Photography has always held a mysterious power. In the past two decades, it has played a significant role in the rise of post-truth ideologies encouraging divisive and tribal societies. The malaise of the twenty-first century presents unsettling possibilities and anxieties surging from dystopian post-covid realities, growing conflicts, and the indelible signs of climate change. Recalcitrant colonial mindsets continue to judge worth through an impossible hierarchy. Efforts to imagine decolonized and sustainable futures have been captured in recurring hierarchies of different entities delivering the same results. As society reaches a Ground State, where everything humanity knows as ‘common sense’ no longer applies, there is an urge to restore, repair and restitute the mysteries of oral histories and aspects vital for survival. For its 2023 edition LagosPhoto Festival invites artists to showcase new perspectives of humanity’s revival and equilibrium through hopeful visions of social, political, environment and spiritual change.

Initiated in 2010, LagosPhoto has since created a community of local and international artists united through contemporary photography encapsulating individual experiences and identities from the African continent. Through an extensive program of exhibitions, workshops, screenings and large-scale outdoor installations, the festival promotes education and reclaims public spaces, engaging local and global audiences with the continent’s historical and contemporary stories narrated through photography.

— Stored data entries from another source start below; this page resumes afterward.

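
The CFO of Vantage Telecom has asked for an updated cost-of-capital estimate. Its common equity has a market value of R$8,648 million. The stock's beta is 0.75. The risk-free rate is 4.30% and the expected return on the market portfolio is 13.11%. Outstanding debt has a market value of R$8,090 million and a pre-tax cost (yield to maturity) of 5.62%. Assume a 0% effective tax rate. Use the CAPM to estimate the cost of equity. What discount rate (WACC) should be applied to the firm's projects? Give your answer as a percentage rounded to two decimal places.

Market risk premium = 13.11% − 4.3% = 8.81%.
Cost of equity via CAPM: Re = 4.3% + 0.75 × 8.81% = 10.9075%.
Total capital V = 8648 + 8090 = 16738.
Equity: weight = 8648/16738 = 0.5167; cost = 10.9075%.
Debt: weight = 8090/16738 = 0.4833; after-tax cost = 5.62% × (1 − 0%) = 5.6200%.
WACC = 0.5167 × 10.9075% + 0.4833 × 5.6200% = 8.3519%.

8.35%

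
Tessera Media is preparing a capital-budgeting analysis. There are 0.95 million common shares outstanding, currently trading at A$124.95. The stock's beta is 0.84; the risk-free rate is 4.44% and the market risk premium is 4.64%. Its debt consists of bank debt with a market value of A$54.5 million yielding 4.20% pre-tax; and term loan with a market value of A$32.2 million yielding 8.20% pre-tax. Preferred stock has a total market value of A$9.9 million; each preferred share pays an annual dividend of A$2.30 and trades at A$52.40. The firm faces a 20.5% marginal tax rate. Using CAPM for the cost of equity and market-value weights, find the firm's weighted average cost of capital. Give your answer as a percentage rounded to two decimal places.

6.62%

Cost of equity via CAPM: Re = 4.44% + 0.84 × 4.64% = 8.3376%.
Cost of preferred: Rp = 2.3 / 52.4 = 4.3893%.
Market value of equity E = 124.95 × 0.95m = 118.7025m.
Total capital V = 118.7025 + 9.9 + 54.5 + 32.2 = 215.3025.
Equity: weight = 118.7025/215.3025 = 0.5513; cost = 8.3376%.
Preferred: weight = 9.9/215.3025 = 0.0460; cost = 4.3893%.
Bank debt: weight = 54.5/215.3025 = 0.2531; after-tax cost = 4.2% × (1 − 20.5%) = 3.3390%.
Term loan: weight = 32.2/215.3025 = 0.1496; after-tax cost = 8.2% × (1 − 20.5%) = 6.5190%.
WACC = 0.5513 × 8.3376% + 0.0460 × 4.3893% + 0.2531 × 3.3390% + 0.1496 × 6.5190% = 6.6188%.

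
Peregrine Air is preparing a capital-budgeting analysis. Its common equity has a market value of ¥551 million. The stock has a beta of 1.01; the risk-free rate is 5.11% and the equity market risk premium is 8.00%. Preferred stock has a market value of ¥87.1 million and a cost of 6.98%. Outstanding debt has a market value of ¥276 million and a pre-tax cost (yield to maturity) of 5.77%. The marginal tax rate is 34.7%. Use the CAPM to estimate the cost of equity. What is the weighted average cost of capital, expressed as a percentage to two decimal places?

9.75%

Cost of equity via CAPM: Re = 5.11% + 1.01 × 8.0% = 13.1900%.
Total capital V = 551 + 87.1 + 276 = 914.1.
Equity: weight = 551/914.1 = 0.6028; cost = 13.19%.
Preferred: weight = 87.1/914.1 = 0.0953; cost = 6.98%.
Debt: weight = 276/914.1 = 0.3019; after-tax cost = 5.77% × (1 − 34.7%) = 3.7678%.
WACC = 0.6028 × 13.1900% + 0.0953 × 6.9800% + 0.3019 × 3.7678% = 9.7534%.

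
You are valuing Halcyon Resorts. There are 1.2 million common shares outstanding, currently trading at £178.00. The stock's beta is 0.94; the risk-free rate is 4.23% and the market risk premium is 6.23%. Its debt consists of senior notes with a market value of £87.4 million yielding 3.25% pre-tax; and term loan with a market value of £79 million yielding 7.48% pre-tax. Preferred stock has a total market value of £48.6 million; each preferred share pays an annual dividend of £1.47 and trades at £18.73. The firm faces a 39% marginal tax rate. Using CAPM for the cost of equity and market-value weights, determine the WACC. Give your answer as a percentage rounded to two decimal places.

7.16%

Cost of equity via CAPM: Re = 4.23% + 0.94 × 6.23% = 10.0862%.
Cost of preferred: Rp = 1.47 / 18.73 = 7.8484%.
Market value of equity E = 178.0 × 1.2m = 213.6m.
Total capital V = 213.6 + 48.6 + 87.4 + 79 = 428.6.
Equity: weight = 213.6/428.6 = 0.4984; cost = 10.0862%.
Preferred: weight = 48.6/428.6 = 0.1134; cost = 7.8484%.
Senior notes: weight = 87.4/428.6 = 0.2039; after-tax cost = 3.25% × (1 − 39%) = 1.9825%.
Term loan: weight = 79/428.6 = 0.1843; after-tax cost = 7.48% × (1 − 39%) = 4.5628%.
WACC = 0.4984 × 10.0862% + 0.1134 × 7.8484% + 0.2039 × 1.9825% + 0.1843 × 4.5628% = 7.1619%.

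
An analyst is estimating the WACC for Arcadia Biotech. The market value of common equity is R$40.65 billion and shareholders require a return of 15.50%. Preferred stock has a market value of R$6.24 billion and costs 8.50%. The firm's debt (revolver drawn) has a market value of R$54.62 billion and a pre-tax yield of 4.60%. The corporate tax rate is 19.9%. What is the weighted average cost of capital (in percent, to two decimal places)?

8.71%

Total capital V = 40.65 + 6.24 + 54.62 = 101.51.
Equity: weight = 40.65/101.51 = 0.4005; cost = 15.5%.
Preferred: weight = 6.24/101.51 = 0.0615; cost = 8.5%.
Revolver drawn: weight = 54.62/101.51 = 0.5381; after-tax cost = 4.6% × (1 − 19.9%) = 3.6846%.
WACC = 0.4005 × 15.5000% + 0.0615 × 8.5000% + 0.5381 × 3.6846% = 8.7121%.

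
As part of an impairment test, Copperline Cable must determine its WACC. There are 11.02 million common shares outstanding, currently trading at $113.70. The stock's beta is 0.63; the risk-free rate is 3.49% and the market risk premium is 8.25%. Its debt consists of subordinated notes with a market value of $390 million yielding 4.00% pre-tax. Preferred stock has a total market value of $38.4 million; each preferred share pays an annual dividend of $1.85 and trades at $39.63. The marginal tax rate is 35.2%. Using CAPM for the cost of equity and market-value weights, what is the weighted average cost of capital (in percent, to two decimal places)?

Cost of equity via CAPM: Re = 3.49% + 0.63 × 8.25% = 8.6875%.
Cost of preferred: Rp = 1.85 / 39.63 = 4.6682%.
Market value of equity E = 113.7 × 11.02m = 1252.974m.
Total capital V = 1252.974 + 38.4 + 390 = 1681.374.
Equity: weight = 1252.974/1681.374 = 0.7452; cost = 8.6875%.
Preferred: weight = 38.4/1681.374 = 0.0228; cost = 4.6682%.
Subordinated notes: weight = 390/1681.374 = 0.2320; after-tax cost = 4% × (1 − 35.2%) = 2.5920%.
WACC = 0.7452 × 8.6875% + 0.0228 × 4.6682% + 0.2320 × 2.5920% = 7.1818%.

7.18%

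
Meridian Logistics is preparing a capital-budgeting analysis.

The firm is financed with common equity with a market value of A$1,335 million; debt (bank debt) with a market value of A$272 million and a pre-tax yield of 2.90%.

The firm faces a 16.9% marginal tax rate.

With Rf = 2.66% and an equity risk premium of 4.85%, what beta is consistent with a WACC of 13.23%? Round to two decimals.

Total capital V = 1335 + 272 = 1607.
Equity weight = 1335/1607 = 0.8307.
Bank debt weight = 272/1607 = 0.1693.
Debt contribution = 0.1693 × 2.9% × (1 − 16.9%) = 0.4079%.
Required equity contribution = 13.23% − 0.4079% = 12.8221%  ⇒  Re = 15.4345%.
CAPM: 15.4345% = 2.66% + β × 4.85%  ⇒  β = 2.6339.

2.63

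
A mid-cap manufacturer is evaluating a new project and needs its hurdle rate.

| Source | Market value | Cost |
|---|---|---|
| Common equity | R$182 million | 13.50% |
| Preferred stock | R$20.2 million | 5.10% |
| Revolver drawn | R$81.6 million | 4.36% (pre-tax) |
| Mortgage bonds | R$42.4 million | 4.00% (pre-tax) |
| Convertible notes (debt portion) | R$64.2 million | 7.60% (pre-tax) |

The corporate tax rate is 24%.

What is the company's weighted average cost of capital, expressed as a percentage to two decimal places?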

As in this year’s edition taking place in Benin and Nigeria, the festival’s recurring topics of restitution and cultural heritage have set the tone for groundbreaking programs. In 2020’s ‘Rapid Response Restitution – The Home Museum’, audiences were invited to produce a fast shutter retrieval of their personal and family’s cultural heritage to be presented in an inclusive digital exhibition, sparking an interest and conversation on cultural heritage and a visual intellect amongst citizens. ‘Searching for Prince Adewale Oyenuga’ in 2021 presented a project about a missing suitcase with a historic archive of photos and paintings left in Barcelona and repatriated to Nigeria, highlighting the thematic of restitution. In 2022 ‘Remember Me—Liberated Bodies; Charged Objects’ interrogated the photography’s influence in shaping, archiving, and ordering the stories of communities and individual identities, determining the way the present and future are constructed.